Buscando limitar a autonomia nos sistemas de armas

09 abril 2018

 

Grupo de Especialistas Governamentais sobre os Sistemas de Armas Autônomas Letais, Convenção sobre Certas Armas Convencionais (CAC), declaração do CICV

O Comitê Internacional da Cruz Vermelha (CICV) tem a satisfação de contribuir com a segunda reunião do Grupo de Especialistas Governamentais sobre "Sistemas de Armas Autônomos Letais". O CICV gostaria de reconhecer e agradecer ao presidente da mesa pela condução dos debates e desejar muito êxito nos trabalhos desta semana.

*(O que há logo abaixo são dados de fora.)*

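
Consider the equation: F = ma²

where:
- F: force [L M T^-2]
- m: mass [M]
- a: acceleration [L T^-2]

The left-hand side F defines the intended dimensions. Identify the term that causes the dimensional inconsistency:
The right-hand side term ma²

F has dimensions [L M T^-2], but ma² has dimensions [L^2 M T^-4], so the term ma² is dimensionally wrong for F.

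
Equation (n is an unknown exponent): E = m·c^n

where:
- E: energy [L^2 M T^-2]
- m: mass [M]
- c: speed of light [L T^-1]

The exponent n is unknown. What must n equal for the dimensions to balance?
n = 2

E has dimensions [L^2 M T^-2]; c has dimensions [L T^-1].
The rest of the RHS has dimensions [M], so c^n must supply [L^2 T^-2].
With n = 2: m·c^2 has dimensions [L^2 M T^-2], matching the LHS ✓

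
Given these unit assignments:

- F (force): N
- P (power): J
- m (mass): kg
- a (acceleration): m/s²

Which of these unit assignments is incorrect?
P

The variable P (power) should have units W, not J.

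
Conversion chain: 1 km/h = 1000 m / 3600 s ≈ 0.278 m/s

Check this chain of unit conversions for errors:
The chain is correct (no errors).

Correct: 1 km = 1000 m, 1 h = 3600 s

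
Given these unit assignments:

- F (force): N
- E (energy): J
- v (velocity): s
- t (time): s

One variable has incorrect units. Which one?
v

The variable v (velocity) should have units m/s, not s.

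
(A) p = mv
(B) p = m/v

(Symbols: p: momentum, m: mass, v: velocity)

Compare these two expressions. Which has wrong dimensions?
(B)

(A) p = mv: LHS [L M T^-1], RHS [L M T^-1] ✓
(B) p = m/v: LHS [L M T^-1], RHS [L^-1 M T] ✗

Expression (B) p = m/v is dimensionally incorrect.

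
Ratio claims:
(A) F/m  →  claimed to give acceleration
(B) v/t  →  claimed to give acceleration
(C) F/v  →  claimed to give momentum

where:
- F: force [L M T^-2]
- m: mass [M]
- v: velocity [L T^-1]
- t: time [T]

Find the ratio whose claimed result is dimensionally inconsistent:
(C) F/v does not give momentum

(A) F/m: [L T^-2] = acceleration [L T^-2] ✓
(B) v/t: [L T^-2] = acceleration [L T^-2] ✓
(C) F/v: [M T^-1] ≠ momentum [L M T^-1] ✗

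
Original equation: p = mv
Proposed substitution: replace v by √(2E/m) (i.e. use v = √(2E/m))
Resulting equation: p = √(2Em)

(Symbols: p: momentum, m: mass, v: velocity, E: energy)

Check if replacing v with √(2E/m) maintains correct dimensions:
Yes

[v] = [L T^-1] and [√(2E/m)] = [L T^-1]. These match, so the substitution replaces a quantity by one of the same dimensions and the result p = √(2Em) has LHS [L M T^-1] vs RHS [L M T^-1] — still consistent.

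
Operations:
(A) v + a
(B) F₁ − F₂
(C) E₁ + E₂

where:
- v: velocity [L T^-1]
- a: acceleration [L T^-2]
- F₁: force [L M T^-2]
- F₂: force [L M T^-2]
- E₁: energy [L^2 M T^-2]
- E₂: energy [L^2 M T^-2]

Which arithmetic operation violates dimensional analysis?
(A) v + a

(A) v + a: v [L T^-1] and a [L T^-2] — different dimensions cannot be added/subtracted ✗
(B) F₁ − F₂: F₁ [L M T^-2] and F₂ [L M T^-2] — same dimensions ✓
(C) E₁ + E₂: E₁ [L^2 M T^-2] and E₂ [L^2 M T^-2] — same dimensions ✓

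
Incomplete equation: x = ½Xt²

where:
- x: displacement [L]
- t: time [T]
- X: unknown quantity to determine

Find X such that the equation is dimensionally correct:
X = a (acceleration), dimensions [L T^-2]

x has dimensions [L]; the rest of the RHS (½ t²) has dimensions [T^2].
So X must have dimensions [L T^-2] — X = a (acceleration).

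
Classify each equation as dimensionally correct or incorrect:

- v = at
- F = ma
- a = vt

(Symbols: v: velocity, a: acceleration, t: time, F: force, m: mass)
Dimensionally correct: v = at, F = ma
Dimensionally incorrect: a = vt
Ordered (correct first, then incorrect): v = at, F = ma, a = vt

- v = at: LHS [L T^-1], RHS [L T^-1] → correct ✓
- F = ma: LHS [L M T^-2], RHS [L M T^-2] → correct ✓
- a = vt: LHS [L T^-2], RHS [L] → incorrect ✗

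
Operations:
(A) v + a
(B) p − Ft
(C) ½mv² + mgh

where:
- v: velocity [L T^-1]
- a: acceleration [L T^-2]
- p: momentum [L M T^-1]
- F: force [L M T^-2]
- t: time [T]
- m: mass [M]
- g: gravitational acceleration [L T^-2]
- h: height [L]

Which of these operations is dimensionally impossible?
(A) v + a

(A) v + a: v [L T^-1] and a [L T^-2] — different dimensions cannot be added/subtracted ✗
(B) p − Ft: p [L M T^-1] and Ft [L M T^-1] — same dimensions ✓
(C) ½mv² + mgh: ½mv² [L^2 M T^-2] and mgh [L^2 M T^-2] — same dimensions ✓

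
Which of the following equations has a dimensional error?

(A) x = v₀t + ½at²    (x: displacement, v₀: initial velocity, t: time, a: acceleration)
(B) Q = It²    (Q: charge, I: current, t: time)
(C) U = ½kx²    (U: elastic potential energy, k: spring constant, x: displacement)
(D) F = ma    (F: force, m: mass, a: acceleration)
(B) Q = It²

The equation (B) Q = It² is dimensionally incorrect.

LHS (Q): [I T]
RHS (It²): [I T^2] ✗

The dimensions do not match. The other three equations balance.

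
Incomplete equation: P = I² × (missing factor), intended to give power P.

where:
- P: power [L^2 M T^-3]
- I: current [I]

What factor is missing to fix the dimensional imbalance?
R (resistance), dimensions [I^-2 L^2 M T^-3]

P has dimensions [L^2 M T^-3] and I² has dimensions [I^2].
The missing factor must have dimensions [L^2 M T^-3] / [I^2] = [I^-2 L^2 M T^-3], i.e. resistance (R).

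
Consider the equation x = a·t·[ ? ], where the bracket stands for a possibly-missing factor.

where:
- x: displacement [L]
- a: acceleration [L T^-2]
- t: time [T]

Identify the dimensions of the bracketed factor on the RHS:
[T] — time (e.g. t)

x has dimensions [L]; a·t has dimensions [L T^-1].
The bracketed factor must supply [L] / [L T^-1] = [T].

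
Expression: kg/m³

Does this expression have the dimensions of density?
Yes

The expression kg/m³ has dimensions [L^-3 M], which is exactly density [L^-3 M].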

Com base no valioso trabalho desenvolvido até agora, esta reunião propicia uma oportunidade para considerar, mais detalhadamente, os complexos desafios trazidos pelos sistemas de armas autônomos. Esperamos que se possa avançar em relação a um entendimento comum sobre as características dessas armas. Com esse propósito, será importante ampliar o escopo das discussões.

Na opinião do CICV, a finalidade da identificação dos sistemas em questão deve ser identificar as características que distinguem os sistemas de armas autônomos dos que são controlados diretamente por seres humanos, incluindo armas controladas remotamente. Não é necessário que o objetivo inicial seja definir os sistemas que geram preocupação.

A partir da perspectiva do CICV, o foco deve estar nas funções dos sistemas de armas que sejam mais relevantes para as obrigações legais e preocupações éticas dentro do marco da Convenção sobre Certas Armas Convencionais, nomeadamente a autonomia nas funções críticas de selecionar e atacar alvos. A autonomia das demais funções (como movimento e navegação) não deveria ser, na nossa opinião, relevante para as discussões.

As experiências com os sistemas de armas existentes com autonomia nas suas funções críticas deveriam ser aproveitadas para se alcançar um maior entendimento das questões jurídicas e éticas levantadas pela autonomia nos sistemas de armas, de modo geral, e da natureza do controle humano sobre o uso da força que deve ser mantido para um cumprimento das normas e aceitação ética. Para o CICV é crucial que as discussões sejam baseadas nas tecnologias do mundo real e nos desenvolvimentos a curto prazo da autonomia nos sistemas de armas. Não o fazer poderia significar ignorar os desenvolvimentos incrementais no tipo de autonomia que gera preocupação e que possa requerer respostas jurídicas e de políticas por parte da comunidade internacional.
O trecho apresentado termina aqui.